Blue rice with butterfly-pea flower

How do you know you’re getting all the nutrient that your body needs? Eat different color fruits and vegetables that reflect the color of the rainbow.

That’s because different color results from different plant chemicals that is beneficial for our body.

butterflypea flower

A sustainable way to incorporate blue into your diet
Unfortunately, in Malaysia, blue and purple vegetables are rare and expensive e.g purple cabbage and blueberries.

What’s a feasible way to incorporate blue plant pigment into your diet then? Rice dyed with butterfly-pea or blue-pea flower.

In Malay, the flower is known as bunga telang. It’s commonly used to colour Kelantanese nasi kerabu and Nyonya kuih ketan/pulut tai tai.


Though they are not common or available at the supermarket, they are easily grown. Like herbs, they can be sun-dried and keep them for a long time.

Blue rice with butterfly pea flower

Health benefits for butterfly pea flower
The flower has been used in Ayurvedic medicine for centuries to help enhance memory, reduce stress and depression. These are shown to be true in animal tests. Recently, studies shows that it contains peptides that are potentially anti-cancer agents. (source: wikipedia)

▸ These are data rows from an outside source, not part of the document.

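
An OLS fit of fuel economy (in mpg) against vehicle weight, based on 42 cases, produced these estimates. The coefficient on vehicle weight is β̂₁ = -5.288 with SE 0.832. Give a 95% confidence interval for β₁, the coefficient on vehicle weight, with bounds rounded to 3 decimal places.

(-6.970, -3.606)

df = n − 2 = 42 − 2 = 40.
t* = t_{0.025, 40} = 2.021075.
Margin = t* × SE = 2.021075 × 0.832 = 1.68153.
CI: -5.288 ± 1.68153 → (-6.970, -3.606).
With 95% confidence, each one-unit increase in vehicle weight is associated with a change of between -6.970 and -3.606 mpg in fuel economy.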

Blue rice with butterfly pea flower

> butterfly pea flower
> rice
> water



1. Dip in water Pour dried flowers in a glass of water.
3. Extract colour Wth your hands in the water, extract colour into the water by squeezing the flowers. In a while, the water should turn dark blue.
3. Squeeze and remove Squeeze the water out of the flower and discard them.
4. Pour water into rice cooker and cook (Water to brown rice ratio is 2 : 3). If it’s not enough, simply add more water.
Blue rice with butterfly pea flower

Do you eat any blue or purple pigment food?   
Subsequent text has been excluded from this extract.